Yongxi Chen on Circumventing Transparency, Extra-Legal Exemptions from Freedom of Information and Judicial Review in China (J Int'l Media & Entertainment L)

Yongxi Chen
Journal of International Media & Entertainment Law
2018, Vol. 7, Issue 2, pp. 203-252

Abstract: This paper examines the relation between extra-legal regimes of information control and the right to information created by China’s Regulations on Open Government Information (ROGI) and discusses its implications for legal reforms in a party-state. It finds that the norms that preserve the traditional ways of information control under the socialist system have triumphed over the transparency requirements under the ROGI and inhibited the ROGI’s liberally oriented functions. It argues that the circumvention of transparency requirements is caused by not only the flaws in the ROGI, but also the dualist disposition of power in the party-state and the incomplete legal regulation of the exercise of power.

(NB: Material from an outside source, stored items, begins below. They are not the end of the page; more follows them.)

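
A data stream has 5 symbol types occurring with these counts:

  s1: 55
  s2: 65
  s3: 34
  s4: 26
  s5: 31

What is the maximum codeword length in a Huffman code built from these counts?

Merge the two lowest-weight nodes at each step:
combine s4(26), s5(31) → 57
combine s3(34), s1(55) → 89
combine 57, s2(65) → 122
combine 89, 122 → 211
The first pair merged (s4, s5) ends up deepest, at depth 3.

3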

     Existing literature on China’s transparency reform focuses on the implementation and interpretation of the ROGI alone, largely overlooking the norms that are generated by the party-state authorities in parallel with, or in the place of, the ROGI to exempt information from disclosure. These secrecy norms can be called “extra-legal norms” because they are generally not considered sources of law under the Chinese legal system. Extra-legal norms are nevertheless widely adhered to in practice because of their political importance within the governance structure. It is important to note that freedom of information law is significant primarily because it seeks to establish disclosure as the rule and non-disclosure the exception. The ROGI’s effectiveness hence hinges on the extent to which the primacy of its disclosure requirements is guaranteed over secrecy norms. 
      The paper first identifies three major categories of extra-legal exemptions: (1) documents defining the specific scope of state secrets; (2) directives on the prior approval of information releases; and (3) ROGI implementation measures. It analyzes in depth the nature and validity of each. It then examines, based on a representative sample of cases, judicial review of extra-legal exemptions that fall within categories (1) and (3) but contradict either the ROGI or other laws. After elaborating the gaps in the formal hierarchy of law and the marginal, or even failing, judicial control of invalid norms, the paper further reflects on how its embeddedness in the party-state has impeded an otherwise promising legal reform in the direction of greater government accountability.